Uma das lições da história da Trégua de Natal está resumida no verso final da famosa canção de John McCutcheon sobre o evento, “Christmas in the Trenches”: “Meu nome é Francis Tolliver, moro em Liverpool. Cada Natal vem desde a Primeira Guerra Mundial – aprendi bem suas lições: “Que aqueles que dão as ordens não estarão entre os mortos e coxos” E em cada ponta do rifle somos iguais. ”

Dê uma olhada em o vídeo de McCutcheon cantando sua música e uma boa história pictórica da realidade de A guerra de trincheiras da Primeira Guerra Mundial. Ou o trailer oficial de “Joyeux Noel”.

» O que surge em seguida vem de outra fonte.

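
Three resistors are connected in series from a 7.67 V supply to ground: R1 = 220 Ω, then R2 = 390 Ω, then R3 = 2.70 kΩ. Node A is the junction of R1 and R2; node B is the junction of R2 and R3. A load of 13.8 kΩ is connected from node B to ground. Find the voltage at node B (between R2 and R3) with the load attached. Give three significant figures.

At node B, R3 is in parallel with the load: R3‖R_L = 2258 Ω.
Below node A the resistance is R2 + (R3‖R_L) = 2648 Ω, so V_A = 7.67 × 2648/2868 = 7.082 V.
Then V_B = V_A × (R3‖R_L)/(R2 + R3‖R_L) = 7.082 × 2258/2648 = 6.04 V.

V ≈ 6.04 V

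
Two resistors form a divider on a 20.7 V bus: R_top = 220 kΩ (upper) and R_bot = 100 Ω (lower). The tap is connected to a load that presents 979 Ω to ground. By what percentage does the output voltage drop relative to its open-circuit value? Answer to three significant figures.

Unloaded V = 20.7 × 100/220100 = 0.0094048 V.
Loaded: R_bot‖R_L = 90.73 Ω, giving V = 20.7 × 90.73/220100 = 0.0085336 V.
Drop = (0.0094048 − 0.0085336) / 0.0094048 = 9.26 %.

9.26 %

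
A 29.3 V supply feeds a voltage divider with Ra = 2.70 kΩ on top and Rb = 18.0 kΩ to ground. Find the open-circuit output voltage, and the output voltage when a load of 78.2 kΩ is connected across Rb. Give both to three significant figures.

Unloaded: 25.5 V; loaded: 24.7 V

Open-circuit: V = 29.3 × 18.0/(2.70 + 18.0) = 25.5 V.
With the load, Rb becomes Rb‖R_L = 14.63 kΩ, so V = 29.3 × 14.63/17.33 = 24.7 V.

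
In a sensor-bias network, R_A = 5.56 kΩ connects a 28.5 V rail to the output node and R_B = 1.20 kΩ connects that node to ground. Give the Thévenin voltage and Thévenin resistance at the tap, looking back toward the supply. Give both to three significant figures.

V_th = 5.06 V, R_th = 987 Ω

V_th is the open-circuit tap voltage: 28.5 × 1.20/(5.56 + 1.20) = 5.06 V.
With the supply zeroed, R_A and R_B appear in parallel from the tap: R_th = R_A‖R_B = (5.56 × 1.20)/6.760 = 987 Ω.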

Gary G. Kohls foi membro fundador da Every Church A Peace Church, que se fundiu com a organização Church of the Brethren's Living Peace Church (http://livingpeacechurch.tumblr.com/).

4 comentários para “Uma 'noite silenciosa' nas trincheiras"

  1. Hillary
    Dezembro 26, 2013 em 09: 14

    Primeira Guerra Mundial - quando a morte chegou a quase todas as famílias europeias.
    Que catástrofe, que erro, mas foi outra guerra de banqueiros?
    Os EUA fizeram enormes investimentos económicos com os britânicos e franceses (no valor de cerca de dois mil milhões de dólares, enquanto a Alemanha apenas pediu emprestados apenas 27 milhões).
    A Alemanha estava numa “boa posição” e ofereceu a paz, mas houve a “oferta de os EUA aderirem à guerra” ao lado dos britânicos, orquestrada por judeus sionistas.
    .
    http://tinyurl.com/ll8c8c2

  2. Peter D. Hruschka
    Dezembro 26, 2013 em 01: 47

    O autor menciona o facto de alguns soldados alemães terem sido enviados para a Frente Oriental, logo após as celebrações do Natal. Acrescento um pouco a isso (embora não tenha a fonte em mãos).
    As autoridades alemãs viram o quão “perigosa” esta celebração de Natal tinha sido e enviaram imediatamente os soldados alemães envolvidos da Europa Ocidental para a Europa Oriental, em vagões fechados (como os que transportavam os judeus e outros para os campos de extermínio), sem deixar que aqueles soldados param para visitar familiares e amigos na Alemanha. As autoridades anteciparam deserções em massa e tomaram estas medidas para evitar isso. A festa de Natal acabou, ponto final; as autoridades alemãs garantiram isso.